Matplotlib and Pandas

Now that you’ve seen how to build a histogram in Python from the ground up, let’s see how other Python packages can do the job for you. Matplotlib provides the functionality to visualize Python histograms out of the box with a versatile wrapper around NumPy’s histogram():

import matplotlib.pyplot as plt

# An "interface" to matplotlib.axes.Axes.hist() method
n, bins, patches = plt.hist(x=d, bins='auto', color='#0504aa',
alpha=0.7, rwidth=0.85)
plt.grid(axis='y', alpha=0.75)
plt.xlabel('Value')
plt.ylabel('Frequency')
plt.title('My Very Own Histogram')
plt.text(23, 45, r'$\mu=15, b=3$')
maxfreq = n.max()
# Set a clean upper y-axis limit.
plt.ylim(ymax=np.ceil(maxfreq / 10) * 10 if maxfreq % 10 else maxfreq + 10)


As defined earlier, a plot of a histogram uses its bin edges on the x-axis and the corresponding frequencies on the y-axis. In the chart above, passing bins='auto' chooses between two algorithms to estimate the ideal number of bins. At a high level, the goal of the algorithm is to choose a bin width that generates the most faithful representation of the data. For more on this subject, which can get pretty technical, check out Choosing Histogram Bins from the Astropy docs.

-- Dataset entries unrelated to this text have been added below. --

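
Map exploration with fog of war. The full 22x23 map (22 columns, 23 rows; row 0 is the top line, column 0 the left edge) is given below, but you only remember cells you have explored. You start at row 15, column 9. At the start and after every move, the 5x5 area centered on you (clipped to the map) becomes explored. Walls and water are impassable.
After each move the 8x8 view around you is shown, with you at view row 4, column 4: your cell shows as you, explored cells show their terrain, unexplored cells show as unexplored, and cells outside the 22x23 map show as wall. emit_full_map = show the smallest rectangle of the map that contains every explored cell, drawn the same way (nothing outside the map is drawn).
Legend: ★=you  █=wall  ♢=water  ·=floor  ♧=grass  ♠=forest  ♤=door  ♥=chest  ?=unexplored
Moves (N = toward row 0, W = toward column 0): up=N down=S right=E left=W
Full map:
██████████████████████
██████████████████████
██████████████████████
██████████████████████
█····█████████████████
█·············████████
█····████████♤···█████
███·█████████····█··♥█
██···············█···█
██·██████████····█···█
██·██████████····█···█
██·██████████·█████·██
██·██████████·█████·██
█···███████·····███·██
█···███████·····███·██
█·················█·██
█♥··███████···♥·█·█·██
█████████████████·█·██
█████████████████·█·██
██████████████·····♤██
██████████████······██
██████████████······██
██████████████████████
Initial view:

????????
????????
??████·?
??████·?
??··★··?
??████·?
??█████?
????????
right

????????
????????
?████··?
?████··?
?···★··?
?████··?
?██████?
????????

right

????????
????????
████···?
████···?
····★··?
████···?
███████?
????????

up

????????
????????
??████·?
████···?
████★··?
·······?
████···?
███████?

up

????????
????????
??████·?
??████·?
████★··?
████···?
·······?
████···?

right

????????
????????
?████·█?
?████·█?
███·★··?
███····?
·······?
███···??

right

????????
????????
████·██?
████·██?
██··★··?
██·····?
·······?
██···???

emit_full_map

??████·██
??████·██
████··★··
████·····
·········
████···??
███████??

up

????????
????????
??██···?
████·██?
████★██?
██·····?
██·····?
·······?

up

????????
????????
??██···?
??██···?
████★██?
████·██?
██·····?
██·····?

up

????????
????????
??·····?
??██···?
??██★··?
████·██?
████·██?
██·····?

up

????????
????????
??██···?
??·····?
??██★··?
??██···?
████·██?
████·██?

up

????????
????????
??██♤··?
??██···?
??··★··?
??██···?
??██···?
████·██?

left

????????
????????
??███♤··
??███···
??··★···
??███···
??███···
?████·██

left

????????
????????
??████♤·
??████··
??··★···
??████··
??████··
??████·█

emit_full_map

??████♤··
??████···
??··★····
??████···
??████···
??████·██
??████·██
████·····
████·····
·········
████···??
███████??

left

????????
????????
??█████♤
??█████·
??··★···
??█████·
??█████·
???████·

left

????????
????????
??██████
??██████
??··★···
??██████
??██████
????████

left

????????
????????
??██████
??██████
??··★···
??██████
??██████
?????███

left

????????
????????
??██████
??██████
??··★···
??██████
??██████
??????██

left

????????
????????
??·█████
??██████
??··★···
??██████
??██████
???????█

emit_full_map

·████████♤··
█████████···
··★·········
█████████···
█████████···
?????████·██
?????████·██
???████·····
???████·····
???·········
???████···??
???███████??

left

????????
????????
??··████
??·█████
??··★···
??██████
??██████
????????

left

????????
????????
??···███
??█·████
??··★···
??·█████
??·█████
????????

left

█???????
█???????
█?····██
█?██·███
█?█·★···
█?█·████
█?█·████
█???????

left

██??????
██??????
███····█
█████·██
████★···
████·███
████·███
██??????

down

██??????
███····█
█████·██
████····
████★███
████·███
████·██?
██??????

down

███····█
█████·██
████····
████·███
████★███
████·██?
████·██?
██??????

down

█████·██
████····
████·███
████·███
████★██?
████·██?
███···█?
██??????

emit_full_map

█····████████♤··
███·█████████···
██··············
██·██████████···
██·██████████···
██★██????████·██
██·██????████·██
█···█??████·····
???????████·····
???????·········
???????████···??
???????███████??

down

████····
████·███
████·███
████·██?
████★██?
███···█?
███···█?
██??????

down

████·███
████·███
████·██?
████·██?
███·★·█?
███···█?
███····?
██??????

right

███·████
███·████
███·███?
███·███?
██··★██?
██···██?
██·····?
█???????

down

███·████
███·███?
███·███?
██···██?
██··★██?
██·····?
█?♥··██?
█???????

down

███·███?
███·███?
██···██?
██···██?
██··★··?
█?♥··██?
█?█████?
█???????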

Staying in Python’s scientific stack, Pandas’ Series.histogram() uses matplotlib.pyplot.hist() to draw a Matplotlib histogram of the input Series:

import pandas as pd

# Generate data on commute times.
size, scale = 1000, 10
commutes = pd.Series(np.random.gamma(scale, size=size) ** 1.5)

commutes.plot.hist(grid=True, bins=20, rwidth=0.9,
color='#607c8e')
plt.title('Commute Times for 1,000 Commuters')
plt.xlabel('Counts')
plt.ylabel('Commute Time')
plt.grid(axis='y', alpha=0.75)


pandas.DataFrame.histogram() is similar but produces a histogram for each column of data in the DataFrame.